75 第七十五章 (第2/2页)
江德劭一听敢情表弟说的是真话,赶紧站起来,拨开李连山,推开陈将军,匆匆而去。
李连山咧嘴笑了起来,陈将军诧异道:“小虎从树上掉下来,又没摔着,他这么急干啥?”
李连山笑着推陈将军出帐,笑道:“你跟我表哥一起去哄他吧,我先洗澡。”
军营条件简陋,洗澡要么跑到几里外的小河里,要么只能就着个小木盆洗,极不方便,李连山无比怀念自己家里那大得吓人的浴盆,和温柔为他搓背的美貌侍女们。
大致地擦了擦,水不够用,要是再有一个人就好了,可能随时帮自己打水。这么想着,眼光不由溜到帐角处一个被熏得烟黑的小坑,十几天前,曾经有人在那里烧着热水,方便自己洗澡或喝水……
李连山突然一脚踢翻了木盆,气势汹汹地擦干身上水渍,再套上裤子,然后仰面躺在自己的铺上,双手枕在脑后,望着帐顶磨牙。
今天虽然打了牙祭,饱了肚腹,但身体的劳累却不容置疑,肩背的肌肉似乎被醋泡过,腰脚也软得不想再动,李连山闭上眼睛,胡思乱想---要是表哥回来就好了,让他帮自己揉一揉,他娘的姓郑的,天天跟老子过不去!
渐渐地神智陷入恍惚,恍惚间一双温暖的人轻轻按摩在酸疼的肩上,身体似乎也随着那双手翻了过去,那双手以恰到好处的力量,从颈后移至腰间,直至足踝,再重回肩背,直至指尖,双手所触之处,软绵如水,甚至连眼皮也无力再抬,之前的僵硬和酸疼消失得无影无踪。
李连山迷迷糊糊地想:表哥的手法越来越精湛了,简直能比上颜箴了……
迷朦间似乎有人贴近耳后低语:“怎么才能使你不生气?”
这声音这么耳熟,熟得令人隐隐生怒,他想抬眼看看是谁,但眼皮似乎拴了千斤重物,一点也抬不起来,最后,他陷入沉沉昏睡中……
颜箴回到帐里,江虎趴在他的铺上呼噜打得震天响,旁边陈将军和江德劭面面相觑,特别是陈将军,一脸苦恼。
颜箴一看便知这两人前来示弱哄劝,江虎软硬不吃,弄得两人大眼瞪小眼,不知如何是好,不由笑起来,一巴掌打在江虎屁股上,江虎嗷地一声跳起来,气势汹汹瞪向颜箴,又很快收拾起怒色,软趴趴地趴回铺上。
颜箴笑骂:“闹一天就可以了,别太过份了。再这么着,滚出我的帐子,爱去哪去哪,我才不看你这熊样。”
江虎立刻翻身而起,眼睛骨碌碌转,又鼓了腮,可怜巴巴地坐到一边垂头不语。
陈将军哄道:“小虎,爹不是都说了几百遍……”
江虎下巴一抬,冷冰冰地说:“我爹早死了八百年了。”
陈将军被噎得半天说不出话,颜箴忍不住在他臂上狠狠拧了把,疼得江虎咝咝直吸气。
下一刻,江虎被陈将军拽过去,手指恨不得戳到颜箴鼻子上,喝道:“奶奶个熊,你再动他一下试试!”

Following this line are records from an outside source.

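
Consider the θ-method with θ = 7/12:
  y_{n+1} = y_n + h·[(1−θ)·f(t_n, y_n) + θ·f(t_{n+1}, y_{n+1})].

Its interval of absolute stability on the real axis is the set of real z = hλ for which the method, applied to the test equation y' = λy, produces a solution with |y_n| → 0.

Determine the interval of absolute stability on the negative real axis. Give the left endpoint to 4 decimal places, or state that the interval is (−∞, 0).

(−∞, 0) — no finite endpoint.

On y'=λy, z=hλ:
  y_{n+1} = y_n + z·[5/12·y_n + 7/12·y_{n+1}] ⇒ (1 − 7/12z)y_{n+1} = (1 + 5/12z)y_n
  ⇒ R(z) = (1 + 5/12z)/(1 − 7/12z).

Need |R(x)|<1, x<0.
x=-0.72: |R|=0.4930
x=-2: |R|=0.0769
x=-10: |R|=0.4634
x=-100: |R|=0.6854
θ=7/12≥1/2 ⇒ |1+5/12x|<|1−7/12x| ∀x<0 ⇒ stable on all of ℝ⁻.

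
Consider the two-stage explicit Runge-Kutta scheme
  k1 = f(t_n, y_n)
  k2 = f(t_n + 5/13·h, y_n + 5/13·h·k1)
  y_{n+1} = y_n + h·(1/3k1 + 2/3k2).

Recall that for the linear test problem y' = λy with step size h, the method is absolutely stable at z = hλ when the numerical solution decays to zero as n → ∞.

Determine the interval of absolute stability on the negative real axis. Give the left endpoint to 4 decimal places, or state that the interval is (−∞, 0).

z∈(-3.9000,0).

Set f=λy, z=hλ:
  k1=λy_n ⇒ h·k1=z·y_n;  k2=λ(1+5/13z)y_n ⇒ h·k2=z(1+5/13z)y_n
  y_{n+1}/y_n = 1 + 1/3z + 2/3z(1+5/13z) = 1 + z + 10/39z²
  R(z) = 1 + z + 10/39z².

Boundary: |R(x)|=1, x<0.
x=-1.02: |R|=0.2468
R=1: x+10/39x²=0 ⇒ x=−39/10=-3.9000; min R=1−1/(4·10/39)=0.0250>−1
Confirm numerically:
  x=-3.274: |R|=0.47448 <1
  x=-3.069: |R|=0.34607 <1
  x=-1.926: |R|=0.02515 <1
  x=-1.831: |R|=0.02863 <1
  x=-4.162: |R|=1.27960 >1
  x=-3.967: |R|=1.06815 >1
So |R|<1 on (-3.9000, 0).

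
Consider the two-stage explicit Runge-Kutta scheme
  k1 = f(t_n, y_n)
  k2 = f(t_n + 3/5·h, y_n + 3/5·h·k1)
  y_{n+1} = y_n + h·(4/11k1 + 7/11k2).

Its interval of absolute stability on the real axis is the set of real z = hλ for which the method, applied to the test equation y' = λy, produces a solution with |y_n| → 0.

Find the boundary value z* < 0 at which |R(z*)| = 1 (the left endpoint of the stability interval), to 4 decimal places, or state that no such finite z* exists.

z* = -2.6190.

On y'=λy, z=hλ:
  k1=λy_n ⇒ h·k1=z·y_n;  k2=λ(1+3/5z)y_n ⇒ h·k2=z(1+3/5z)y_n
  y_{n+1}/y_n = 1 + 4/11z + 7/11z(1+3/5z) = 1 + z + 21/55z²
  Hence R(z) = 1 + z + 21/55z².

Boundary: |R(x)|=1, x<0.
x=-0.65: |R|=0.5113
R=1: x+21/55x²=0 ⇒ x=−55/21=-2.6190; min R=1−1/(4·21/55)=0.3452>−1
Confirm numerically:
  x=-1.892: |R|=0.47478 <1
  x=-1.480: |R|=0.35633 <1
  x=-1.116: |R|=0.35954 <1
  x=-2.982: |R|=1.41325 >1
  x=-2.716: |R|=1.10054 >1
Interval (-2.6190, 0).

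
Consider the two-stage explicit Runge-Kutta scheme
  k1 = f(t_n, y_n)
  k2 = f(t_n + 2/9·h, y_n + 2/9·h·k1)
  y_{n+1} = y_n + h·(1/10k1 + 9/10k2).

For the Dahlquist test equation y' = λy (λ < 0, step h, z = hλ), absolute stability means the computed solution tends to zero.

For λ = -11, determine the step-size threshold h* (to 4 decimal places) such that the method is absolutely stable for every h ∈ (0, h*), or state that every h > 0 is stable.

Set f=λy, z=hλ:
  k1=λy_n ⇒ h·k1=z·y_n;  k2=λ(1+2/9z)y_n ⇒ h·k2=z(1+2/9z)y_n
  y_{n+1}/y_n = 1 + 1/10z + 9/10z(1+2/9z) = 1 + z + 1/5z²
  R(z) = 1 + z + 1/5z².

Find x<0 with |R(x)|<1.
x=-0.67: |R|=0.4198
R=1: x+1/5x²=0 ⇒ x=−5=-5.0000; min R=1−1/(4·1/5)=-0.2500>−1
Confirm numerically:
  x=-4.735: |R|=0.74905 <1
  x=-3.538: |R|=0.03451 <1
  x=-2.852: |R|=0.22522 <1
  x=-2.151: |R|=0.22564 <1
  x=-5.482: |R|=1.52846 >1
  x=-5.159: |R|=1.16406 >1
So |R|<1 on (-5.0000, 0).

(-5.0000,0); λ=-11 ⇒ h* = (5)/11 = 0.4545.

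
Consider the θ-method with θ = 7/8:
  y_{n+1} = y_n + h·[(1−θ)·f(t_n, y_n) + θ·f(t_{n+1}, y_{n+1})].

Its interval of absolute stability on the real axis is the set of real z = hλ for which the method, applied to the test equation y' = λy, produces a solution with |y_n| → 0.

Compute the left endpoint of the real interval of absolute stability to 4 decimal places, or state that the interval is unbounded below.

unbounded; (−∞, 0).

On y'=λy, z=hλ:
  y_{n+1} = y_n + z·[1/8·y_n + 7/8·y_{n+1}] ⇒ (1 − 7/8z)y_{n+1} = (1 + 1/8z)y_n
  R(z) = (1 + 1/8z)/(1 − 7/8z).

Find x<0 with |R(x)|<1.
x=-1.36: |R|=0.3790
x=-2: |R|=0.2727
x=-10: |R|=0.0256
x=-100: |R|=0.1299
θ=7/8≥1/2 ⇒ |1+1/8x|<|1−7/8x| ∀x<0 ⇒ interval (−∞,0).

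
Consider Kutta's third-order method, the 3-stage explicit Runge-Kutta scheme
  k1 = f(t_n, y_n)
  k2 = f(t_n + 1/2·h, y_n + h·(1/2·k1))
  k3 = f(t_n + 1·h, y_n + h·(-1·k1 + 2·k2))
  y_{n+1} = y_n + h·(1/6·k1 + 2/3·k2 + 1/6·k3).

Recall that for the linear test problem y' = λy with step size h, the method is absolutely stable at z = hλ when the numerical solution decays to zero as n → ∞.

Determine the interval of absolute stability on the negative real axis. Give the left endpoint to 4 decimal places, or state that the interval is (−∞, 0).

z∈(-2.5127,0).

On y'=λy, z=hλ:
  order 3, 3-stage ⇒ R(z)=1+z+z^2/2+z^3/6
  (e.g. R(-0.48)=0.61677, |R|=0.61677)

Find x<0 with |R(x)|<1.
x=-0.48: |R|=0.6168
|R(-1.54)|=0.0371 |R(-1.26)|=0.2004 |R(-0.68)|=0.4988
Bisect:
  x_lo=-3.3094 |R|=2.8742  x_hi=-0.3926 |R|=0.6744
  mid=-1.85101 |R|=0.19489 →hi
  mid=-2.58021 |R|=1.11442 →lo
  mid=-2.21561 |R|=0.57386 →hi
  mid=-2.39791 |R|=0.82091 →hi
  mid=-2.48906 |R|=0.96148 →hi
  mid=-2.53464 |R|=1.03636 →lo
  mid=-2.51185 |R|=0.99853 →hi
  mid=-2.52324 |R|=1.01734 →lo
  mid=-2.51755 |R|=1.00791 →lo
  ...
  [-2.51292,-2.51274] ⇒ x*=-2.5127
So |R|<1 on (-2.5127, 0).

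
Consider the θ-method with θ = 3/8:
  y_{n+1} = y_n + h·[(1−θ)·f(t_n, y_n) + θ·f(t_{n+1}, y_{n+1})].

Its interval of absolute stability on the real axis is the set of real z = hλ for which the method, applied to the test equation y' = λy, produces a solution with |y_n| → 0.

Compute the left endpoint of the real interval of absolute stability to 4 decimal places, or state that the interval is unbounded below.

z* = -8.0000.

With y'=λy (z=hλ):
  y_{n+1} = y_n + z·[5/8·y_n + 3/8·y_{n+1}] ⇒ (1 − 3/8z)y_{n+1} = (1 + 5/8z)y_n
  ⇒ R(z) = (1 + 5/8z)/(1 − 3/8z).

Need |R(x)|<1, x<0.
x=-1.41: |R|=0.0777
R=−1: 1+5/8x = −1+3/8x ⇒ -1/4x=2 ⇒ x=2/(-1/4)=-8.0000
Confirm numerically:
  x=-6.658: |R|=0.90405 <1
  x=-6.634: |R|=0.90209 <1
  x=-6.479: |R|=0.88913 <1
  x=-6.383: |R|=0.88088 <1
  x=-8.231: |R|=1.01413 >1
  x=-8.188: |R|=1.01155 >1
Interval (-8.0000, 0).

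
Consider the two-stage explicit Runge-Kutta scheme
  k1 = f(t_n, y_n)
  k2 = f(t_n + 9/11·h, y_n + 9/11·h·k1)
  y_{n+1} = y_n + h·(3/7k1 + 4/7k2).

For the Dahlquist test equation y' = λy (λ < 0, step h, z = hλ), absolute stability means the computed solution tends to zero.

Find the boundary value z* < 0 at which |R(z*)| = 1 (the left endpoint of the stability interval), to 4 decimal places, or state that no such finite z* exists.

On y'=λy, z=hλ:
  k1=λy_n ⇒ h·k1=z·y_n;  k2=λ(1+9/11z)y_n ⇒ h·k2=z(1+9/11z)y_n
  y_{n+1}/y_n = 1 + 3/7z + 4/7z(1+9/11z) = 1 + z + 36/77z²
  R(z) = 1 + z + 36/77z².

Solve |R(x)|<1 on ℝ⁻.
x=-1.28: |R|=0.4860
R=1: x+36/77x²=0 ⇒ x=−77/36=-2.1389; min R=1−1/(4·36/77)=0.4653>−1
Confirm numerically:
  x=-1.980: |R|=0.85291 <1
  x=-1.902: |R|=0.78935 <1
  x=-1.719: |R|=0.66254 <1
  x=-1.179: |R|=0.47089 <1
  x=-2.280: |R|=1.15042 >1
  x=-2.190: |R|=1.05233 >1
So |R|<1 on (-2.1389, 0).

left endpoint -2.1389.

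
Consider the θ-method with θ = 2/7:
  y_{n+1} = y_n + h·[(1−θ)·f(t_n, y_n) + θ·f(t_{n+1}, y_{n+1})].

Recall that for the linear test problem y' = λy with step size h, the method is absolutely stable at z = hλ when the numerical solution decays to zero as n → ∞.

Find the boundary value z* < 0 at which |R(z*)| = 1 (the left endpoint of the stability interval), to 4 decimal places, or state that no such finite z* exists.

With y'=λy (z=hλ):
  y_{n+1} = y_n + z·[5/7·y_n + 2/7·y_{n+1}] ⇒ (1 − 2/7z)y_{n+1} = (1 + 5/7z)y_n
  Hence R(z) = (1 + 5/7z)/(1 − 2/7z).

Boundary: |R(x)|=1, x<0.
x=-1.03: |R|=0.2042
R=−1: 1+5/7x = −1+2/7x ⇒ -3/7x=2 ⇒ x=2/(-3/7)=-4.6667
Confirm numerically:
  x=-4.081: |R|=0.88412 <1
  x=-3.007: |R|=0.61741 <1
  x=-2.435: |R|=0.43597 <1
  x=-2.105: |R|=0.31445 <1
  x=-5.199: |R|=1.09179 >1
  x=-5.143: |R|=1.08267 >1
  x=-4.856: |R|=1.03399 >1
So |R|<1 on (-4.6667, 0).

left endpoint -4.6667.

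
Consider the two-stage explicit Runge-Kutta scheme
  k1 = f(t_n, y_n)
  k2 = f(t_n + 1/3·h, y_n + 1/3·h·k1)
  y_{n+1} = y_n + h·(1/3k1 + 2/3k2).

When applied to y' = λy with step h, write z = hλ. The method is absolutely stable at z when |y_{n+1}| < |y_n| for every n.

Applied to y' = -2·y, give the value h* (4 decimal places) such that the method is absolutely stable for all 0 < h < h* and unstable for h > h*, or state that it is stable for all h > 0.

(-4.5000,0); λ=-2 ⇒ h* = (9/2)/2 = 2.2500.

On y'=λy, z=hλ:
  k1=λy_n ⇒ h·k1=z·y_n;  k2=λ(1+1/3z)y_n ⇒ h·k2=z(1+1/3z)y_n
  y_{n+1}/y_n = 1 + 1/3z + 2/3z(1+1/3z) = 1 + z + 2/9z²
  R(z) = 1 + z + 2/9z².

Solve |R(x)|<1 on ℝ⁻.
x=-1.05: |R|=0.1950
R=1: x+2/9x²=0 ⇒ x=−9/2=-4.5000; min R=1−1/(4·2/9)=-0.1250>−1
Confirm numerically:
  x=-3.106: |R|=0.03783 <1
  x=-2.579: |R|=0.10095 <1
  x=-2.207: |R|=0.12459 <1
  x=-2.066: |R|=0.11748 <1
  x=-4.972: |R|=1.52151 >1
  x=-4.841: |R|=1.36684 >1
  x=-4.787: |R|=1.30530 >1
So |R|<1 on (-4.5000, 0).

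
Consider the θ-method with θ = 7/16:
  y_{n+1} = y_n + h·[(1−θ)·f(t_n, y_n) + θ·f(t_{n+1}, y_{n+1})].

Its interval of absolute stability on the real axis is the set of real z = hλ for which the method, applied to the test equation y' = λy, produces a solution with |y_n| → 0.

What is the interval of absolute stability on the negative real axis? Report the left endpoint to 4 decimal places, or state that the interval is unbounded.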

江虎从陈将军大手里挣脱,亲热地靠在颜箴怀里,然后脸色一变,冲陈将军说:“我愿意被他打,你管得着嘛!”
可把陈将军气坏了,一张脸黑得像锅底,嘿了一声,转头便走。
江虎在后面不依不饶:“我师兄就算打死我,我也认了!”
帐后传来一声响动,不知陈将军把气撒在什么东西上了。
江德劭也站起来,目不转睛看了江虎片刻,转向颜箴,“天色已晚,你们歇息吧。”
步出帐子。
江虎斜眼看着他的背影,等那背影被落下的帐帘挡住,立刻把脸上的任性骄纵换成苦恼,抓抓头,泄气地坐回床铺。
颜箴笑道:“怎么?不装了?”
江虎苦恼地说:“我哪装了,你说他们走就走呗,怎么把吃的也带走了?我肚子又饿了。”
颜箴懒得理他,收拾一番,侧身躺在铺上,准备入睡。
江虎那边不知想了什么,趴在他身上兴致勃勃地问:“你刚才去哪了?”
颜箴淡淡地说:“哪也没去,看你装腔作势觉得恶心,在外面转了一圈。”
江虎郁闷了一下,又问:“你到底去哪了?是不是去……嗯?嘿嘿。”
颜箴不理他。
江虎嘿嘿贼笑:“你不说我也知道,你肯定去找小山子去了,他没揍你?”说着扒衣掌,想从颜箴身上找出新鲜的青肿。
颜箴咝了一声,皱眉道:“你碰到我伤口了。”
江虎这才老实,躺了下去,不多时胳膊肘一拐,捣了颜箴一下,又问:“他肯理你了?”
颜箴装睡,后腰上又吃了一肘,江虎贼笑道:“师兄你到底怎么着他了?是不是……”忽然兴奋地问:“他这次气这么久,是不是你……把他给……那个了?”
说完又觉得不对,“师兄你不练火龙功了?”
颜箴忍无可忍,翻身一把掐住他脖子,冷森森地说:“你闭不闭嘴?”
江虎立刻闭上嘴,同时闭上眼,嘴里呼噜噜,待脖子上力道一松,又问:“是不是真的?他味道怎么样?”
颜箴手指用力,江虎立刻吐了舌头,央求的目光投向师兄,再也不敢出声。他今天也累得够呛,没多久便真的打起呼噜。
颜箴收回手,仔细看着师弟清秀的小黑脸,半晌叹口气,重新侧回身子,想着那个同样被晒得黑黑、但越发俊美漂亮的小世子,心里乱成一团麻……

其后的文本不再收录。